When the Denver Broncos drafted offensive tackle Garett Bolles in the first round of the 2017 NFL Draft, they were hoping they were getting a mauler who could lock down the left side of the offensive line.
In his first year, Bolles was anything but that as he went through the pains of being a rookie in the NFL.
“There were rocky moments,” Bolles said of his rookie year. “Rookies have to go through certain things. I watched a lot of film trying to fix my mistakes. I’m trying to do everything I can possible to get ready. Knowing that we’ve got a new quarterback in, I’ve got to be ready to protect him. I’m excited for that and I feel really good going into Year Two. I feel a lot calmer and collected. The offense is pretty similar. The thing is just new terminology. I’m just looking forward to it and I’m excited to see what happens this season.”
Those mistakes came mostly in the form of holding penalties. He made the All-Penalty Team with 12 for a whooping 106 yards in 2017. It was the fifth-most yardage racked up by any player on that dubious list.
Offensive coordinator Bill Musgrave noted last week that the penalty area was the most important thing he’d like to see Bolles improve on in his development as a second year player.
“We want Garett to clean up his level of play,” Musgrave said. “We had number of penalties last year that we can get corrected. They’ve been addressed and we’re looking forward to him playing a cleaner style this year. Also, just being better for us overall, both in the run and pass game.”
Bolles acknowledged how difficult it was to come in and start in his first year. He is working on the mental side of his game more than anything, which should help him understand how his play is affecting the quarterback and running backs on any given snap.
“Last year, I just came in and I was raw,” Bolles said of the penalty issues. “I only played offensive tackle for not too long. But now I have a season under my belt. I understand what it means to be in the NFL and hold down that left side and know where my quarterback is going to set up every single play, which is a big help.

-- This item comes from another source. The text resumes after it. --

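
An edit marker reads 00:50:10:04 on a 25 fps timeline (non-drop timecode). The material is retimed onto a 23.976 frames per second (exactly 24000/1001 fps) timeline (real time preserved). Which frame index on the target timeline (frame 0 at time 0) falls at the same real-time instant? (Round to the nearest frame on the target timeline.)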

Just going out there and playing fast is the thing I’m going to focus on, which is going to help me stay focused. Also, to move my feet. We changed up our pass sets and everything like that with Coach Strausser. He did a great job with all of our tackles. Just trusting him, trusting in the process and knowing that if my feet get there before my hands I’m going to be alright.”
One way he improved was by getting bigger and stronger this offseason. He played under 295 pounds in 2017, but has bulked up to around 305 pounds this season having added mostly muscle to his physique.
“I just had to gain a bit more weight,” Bolles said. “Just so I can anchor when I get those bull rushes and things like that. I talked with my coaches and the front office and they want me to get a little bit bigger. So, I’ll probably stay around 300-305 [pounds]. That’s sort of my range. I feel more comfortable there—I feel more explosive and powerful. Probably no more than about 308 is what I’m feeling. I feel confident there. My body feels good and I’m looking forward to the season.”
In the NFL, every player is good and Bolles looked a bit soft at times during his rookie season. By adding the extra weight and muscle mass, he should be a little more stout out there this season.
Bolles finished his rookie season the 73rd ranked pass blocking tackle in the NFL, according to Pro Football Focus. He definitely needed the extra weight to handle the bull rush. The added muscle should also help him in run blocking, where he was actually one of the better run blocking tackles in the league ranking 12th overall via PFF.
With the added weight and strength, Bolles should be much stronger in pass protection. He may never be elite in that area, but if he can be good enough the Broncos should enjoy him being an elite player in the run game.